Summer Hair care – High Dew Points, Moist Air, High Humidity
Our hair can naturally thrive in this type of environment since there is so much moisture in the air. However if the hair is highly porous and damaged it can tangle, frizz and be prone to breakage. Using products high in humectants will cause the hair to be frizzy, feel constantly wet and, depending on the humectant used, result in the hair feeling sticky. In this climate I recommend the following:
· Minimize the use of products high in humectants. So the gelly I use to twist my hair with would be no bueno in this condition. One thing I will say is that I could still get away with using the product if I don’t use as much on my hair. So just because glycerin is the second ingredient doesn’t mean it can’t be used. Just reduce the amount and see what happens.
· Opt for products that contain fewer humectants or those that are not as powerful. So those ingredients are glycerin, sodium PCA, sodium lactate, propylene glycol, honey and agave nectar perhaps.
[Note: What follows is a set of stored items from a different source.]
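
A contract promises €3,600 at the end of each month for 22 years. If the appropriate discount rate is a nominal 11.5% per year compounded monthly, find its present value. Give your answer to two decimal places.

Periodic rate i = 0.115/12 = 0.00958333; n = 22 × 12 = 264 periods.
Annuity factor a(264|0.00958333) = 95.934846; PV = 3600 × 95.934846 = 345,365.4439

€345,365.44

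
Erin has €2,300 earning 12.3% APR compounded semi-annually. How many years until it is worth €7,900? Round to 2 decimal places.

10.34 years

Periodic rate i = 0.123/2 = 0.0615.
(1+i)^n = 7900/2300 = 3.43478, so n = ln 3.43478 / ln 1.0615 = 20.6751 half-years
= 20.6751/2 years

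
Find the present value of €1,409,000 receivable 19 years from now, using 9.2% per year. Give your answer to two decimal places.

PV = FV·(1+i)^(−n) = 1,409,000 × 0.187832 = 264,655.4636

€264,655.46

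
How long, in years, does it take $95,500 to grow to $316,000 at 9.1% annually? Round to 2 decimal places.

13.74 years

n = ln(316000/95500) / ln(1+0.091) = ln(3.30890) / 0.087095 = 13.7393 years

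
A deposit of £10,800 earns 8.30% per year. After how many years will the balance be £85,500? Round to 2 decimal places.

25.95 years

(1+i)^n = 85500/10800 = 7.91667, so n = ln 7.91667 / ln 1.083 = 25.9481 years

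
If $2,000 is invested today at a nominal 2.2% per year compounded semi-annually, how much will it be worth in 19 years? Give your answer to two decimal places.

i = 0.022/2 = 0.011 per half-year; n = 19·2 = 38.
FV = PV·(1+i)^n = 2,000 × 1.515458 = 3,030.9161

$3,030.92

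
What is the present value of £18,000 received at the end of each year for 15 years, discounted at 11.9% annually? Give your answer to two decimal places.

Annuity factor a(15|0.119) = 6.847389; PV = 18000 × 6.847389 = 123,253.0106

£123,253.01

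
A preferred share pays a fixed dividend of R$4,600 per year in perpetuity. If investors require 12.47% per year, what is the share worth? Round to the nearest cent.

PV = C/r = 4600/0.1247 = 36,888.5325

R$36,888.53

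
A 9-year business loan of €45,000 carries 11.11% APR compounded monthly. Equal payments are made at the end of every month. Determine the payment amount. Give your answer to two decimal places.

Periodic rate i = 0.1111/12 = 0.00925833; n = 9 × 12 = 108 periods.
Annuity-PV factor = 68.088641; PMT = 45000 / 68.088641 = 660.9032

€660.90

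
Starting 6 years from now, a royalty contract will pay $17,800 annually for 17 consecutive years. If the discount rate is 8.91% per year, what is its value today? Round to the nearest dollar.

$99,825

PV at t=5 (ordinary 17-year annuity): 17800 × a(17|0.0891) = 17800 × 8.593256 = 152,959.9528
PV₀ = 152,959.9528 / (1+0.0891)^5 = 152,959.9528 / 1.532282 = 99,824.9153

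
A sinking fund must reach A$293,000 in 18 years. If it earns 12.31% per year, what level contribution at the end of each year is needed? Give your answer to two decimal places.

PMT = 293000 / ( [(1+0.1231)^18 − 1] / 0.1231 ) = 293000 / 57.532405 = 5,092.7821

A$5,092.78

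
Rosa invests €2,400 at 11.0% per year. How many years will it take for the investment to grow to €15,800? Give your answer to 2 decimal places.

(1+i)^n = 15800/2400 = 6.58333, so n = ln 6.58333 / ln 1.11 = 18.0581 years

18.06 years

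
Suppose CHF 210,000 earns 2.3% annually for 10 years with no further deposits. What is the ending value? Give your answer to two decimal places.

CHF 263,618.35

210,000 × (1+0.023)^10 = 210,000 × 1.255325 = 263,618.3466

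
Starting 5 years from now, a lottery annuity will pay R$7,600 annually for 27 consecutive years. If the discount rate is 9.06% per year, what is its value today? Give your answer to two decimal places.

PV at t=4 (ordinary 27-year annuity): 7600 × a(27|0.0906) = 7600 × 9.976068 = 75,818.1165
PV₀ = 75,818.1165 / (1+0.0906)^4 = 75,818.1165 / 1.414692 = 53,593.3640

R$53,593.36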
Humectants can still be used. It’s just suggested that they are in the formula in a lower concentration which means they are further down on the ingredient list.
· If using gels, use ones that contain PVP/PVA copolymer, dehydroxanthan gum and some xanthan gums since these polymers can still allow curls to hold up under high humidity conditions and typically don’t feel sticky.
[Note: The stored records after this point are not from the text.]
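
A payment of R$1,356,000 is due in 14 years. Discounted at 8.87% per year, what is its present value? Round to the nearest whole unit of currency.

PV = FV·(1+i)^(−n) = 1,356,000 × 0.304288 = 412,614.5787

R$412,615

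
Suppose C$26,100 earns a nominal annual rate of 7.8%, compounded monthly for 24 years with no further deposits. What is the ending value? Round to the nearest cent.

Periodic rate i = 0.078/12 = 0.0065; n = 24 × 12 = 288 periods.
FV = 26,100 × (1 + 0.0065)^288 = 168,658.7682

C$168,658.77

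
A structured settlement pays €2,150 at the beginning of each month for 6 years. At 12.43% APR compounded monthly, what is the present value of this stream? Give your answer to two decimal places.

Periodic rate i = 0.1243/12 = 0.0103583; n = 6 × 12 = 72 periods.
PV = 2150 × [1 − (1+0.0103583)^(−72)] / 0.0103583 × (1+i) = 2150 × 51.093941 = 109,851.9722
(Beginning-of-period payments → annuity-due factor ×(1+i).)

€109,851.97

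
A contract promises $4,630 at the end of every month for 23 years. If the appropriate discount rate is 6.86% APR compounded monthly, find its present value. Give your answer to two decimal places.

i = 0.0686/12 = 0.00571667 per month; n = 23·12 = 276.
PV = 4630 × [1 − (1+0.00571667)^(−276)] / 0.00571667 = 4630 × 138.654531 = 641,970.4786

$641,970.48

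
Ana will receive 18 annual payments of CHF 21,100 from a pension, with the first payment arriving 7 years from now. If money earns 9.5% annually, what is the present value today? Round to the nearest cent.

CHF 103,692.20

Value one period before first payment (t=6): 21100 × [1 − (1+0.095)^(−18)] / 0.095 = 21100 × 8.471266 = 178,743.7225
PV₀ = 178,743.7225 / (1+0.095)^6 = 178,743.7225 / 1.723791 = 103,692.1986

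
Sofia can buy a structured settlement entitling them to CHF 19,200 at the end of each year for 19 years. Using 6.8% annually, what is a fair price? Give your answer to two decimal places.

CHF 201,454.81

PV = 19200 × [1 − (1+0.068)^(−19)] / 0.068 = 19200 × 10.492438 = 201,454.8052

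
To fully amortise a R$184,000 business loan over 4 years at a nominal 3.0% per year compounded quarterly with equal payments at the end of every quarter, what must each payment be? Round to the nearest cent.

With 4 periods per year: i = 0.0075, n = 16.
PMT = 184000 / ( [1 − (1+0.0075)^(−16)] / 0.0075 ) = 184000 / 15.024313 = 12,246.8165

R$12,246.82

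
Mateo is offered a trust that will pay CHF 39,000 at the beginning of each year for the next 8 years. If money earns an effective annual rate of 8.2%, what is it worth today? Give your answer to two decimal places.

CHF 240,666.93

PV = PMT · [1 − (1+i)^(−n)] / i × (1+i) = 39000 · 6.170947 = 240,666.9316
Payments are at the start of each period, so multiply by (1+i).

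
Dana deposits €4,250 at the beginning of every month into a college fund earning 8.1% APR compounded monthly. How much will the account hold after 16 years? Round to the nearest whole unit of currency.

€1,672,662

i = 0.081/12 = 0.00675 per month; n = 16·12 = 192.
Accumulation factor s(192|0.00675) × (1+i) = 393.567589; FV = 4250 × 393.567589 = 1,672,662.2537
(annuity-due: payments at period start, so ×(1+i).)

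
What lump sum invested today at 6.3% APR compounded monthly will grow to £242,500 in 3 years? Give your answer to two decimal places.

Periodic rate i = 0.063/12 = 0.00525; n = 3 × 12 = 36 periods.
PV = FV·(1+i)^(−n) = 242,500 × 0.828196 = 200,837.4965

£200,837.50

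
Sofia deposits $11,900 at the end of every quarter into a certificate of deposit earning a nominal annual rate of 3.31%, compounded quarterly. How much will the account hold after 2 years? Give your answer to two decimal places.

Periodic rate i = 0.0331/4 = 0.008275; n = 2 × 4 = 8 periods.
FV = PMT · [(1+i)^n − 1] / i = 11900 · 8.235575 = 98,003.3373

$98,003.34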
· Use anti-humectants. Anti-humectants are ingredients that don’t attract water and actually repel water. The anti-humectant property of a substance allows it to prevent water from entering into the hair from a humid environment and they can coat and seal the external cuticle layer. So what make good anti-humectants? Since oils and water don’t mix oils such as shea butter, cocoa butter and coconut oil fit the description and role. Another ingredient is silicones. Love them or hate them these ingredients can be beneficial to textured hair for heat protection, conditioning, shine and to combat humidity when used appropriately. Another set of ingredients that can be used are esters and lastly waxes like beeswax. Keep in mind that these ingredients may need stronger cleansing agents to be removed from the hair in order to prevent product build-up and conditioner washing may not do an adequate job at product removal.
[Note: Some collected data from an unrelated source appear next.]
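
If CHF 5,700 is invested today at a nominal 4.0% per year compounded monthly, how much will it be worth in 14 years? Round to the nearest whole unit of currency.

Periodic rate i = 0.04/12 = 0.00333333; n = 14 × 12 = 168 periods.
FV = 5,700 × (1 + 0.00333333)^168 = 9,969.5446

CHF 9,970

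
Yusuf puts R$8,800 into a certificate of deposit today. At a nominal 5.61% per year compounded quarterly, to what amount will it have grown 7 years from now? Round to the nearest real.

R$12,997

With 4 periods per year: i = 0.014025, n = 28.
FV = 8,800 × (1 + 0.014025)^28 = 12,997.0628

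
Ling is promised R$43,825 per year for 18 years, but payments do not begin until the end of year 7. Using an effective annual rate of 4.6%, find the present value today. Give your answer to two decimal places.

R$403,655.71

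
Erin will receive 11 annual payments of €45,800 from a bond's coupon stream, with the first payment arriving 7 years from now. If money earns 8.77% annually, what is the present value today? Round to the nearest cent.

€190,276.70

PV at t=6 (ordinary 11-year annuity): 45800 × a(11|0.0877) = 45800 × 6.879786 = 315,094.1768
Discount back 6 years: 315,094.1768 × (1+0.0877)^(−6) = 315,094.1768 × 0.603872 = 190,276.6979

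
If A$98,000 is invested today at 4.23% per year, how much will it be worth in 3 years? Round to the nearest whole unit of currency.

FV = 98,000 × (1 + 0.0423)^3 = 110,969.6686

A$110,970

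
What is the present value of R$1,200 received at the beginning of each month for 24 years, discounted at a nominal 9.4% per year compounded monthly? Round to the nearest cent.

R$138,073.28

With 12 periods per year: i = 0.00783333, n = 288.
PV = 1200 × [1 − (1+0.00783333)^(−288)] / 0.00783333 × (1+i) = 1200 × 115.061066 = 138,073.2797
(annuity-due: payments at period start, so ×(1+i).)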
And from the Dew Point Perspective…
If you’re assessing the moisture content in the air by using dew points then there are a few things to note.
· If the dew point is below 35°F:
The moisture in the air is low so low that a humectant applied to your hair may draw moisture from your hair and bind the moisture to itself. The result? Dry, splitting hair. In this situation you’ll need to use a lot of moisturizing products, make sure that your hair is not too dry by keeping it slightly damp after you wash it, and use a leave-in conditioner underneath your products that contain humectants.
· If the dew point is 35°F to 50°F:
This is the optimal range for humectant use in curly hair. There is just enough moisture in the hair to get optimal results from humectant use resulting in great curl definition.
· If the dew point is 60°F or above:
You may need to use anti-humectants to seal the hair shaft, flatten the cuticle and reduce the absorption of moisture into the hair.
Please keep in mind that these are just guidelines on what types of products you should use in certain environments. Ultimately you’ll need to try out different products with the understanding of WHY you’re actually using them, to assess whether or not your hair responds favorably. Just because the weather is dry and cold doesn’t mean you can’t use glycerin in your hair if you layer a leave-in condition underneath. Or maybe it does. Do what works for you.
What’s the ultimate goal in any weather? To ensure your hair is well moisturized and has minimal damage. Hair that is moisturized will be protected from losing too much moisture in dry weather and absorbing too much moisture in humid weather. Damaged hair will be more porous and therefore more susceptible to changes in climate. So ensure your hair is in as healthy a condition as possible to withstand climate changes (if you live in areas where these occur often) with resilience.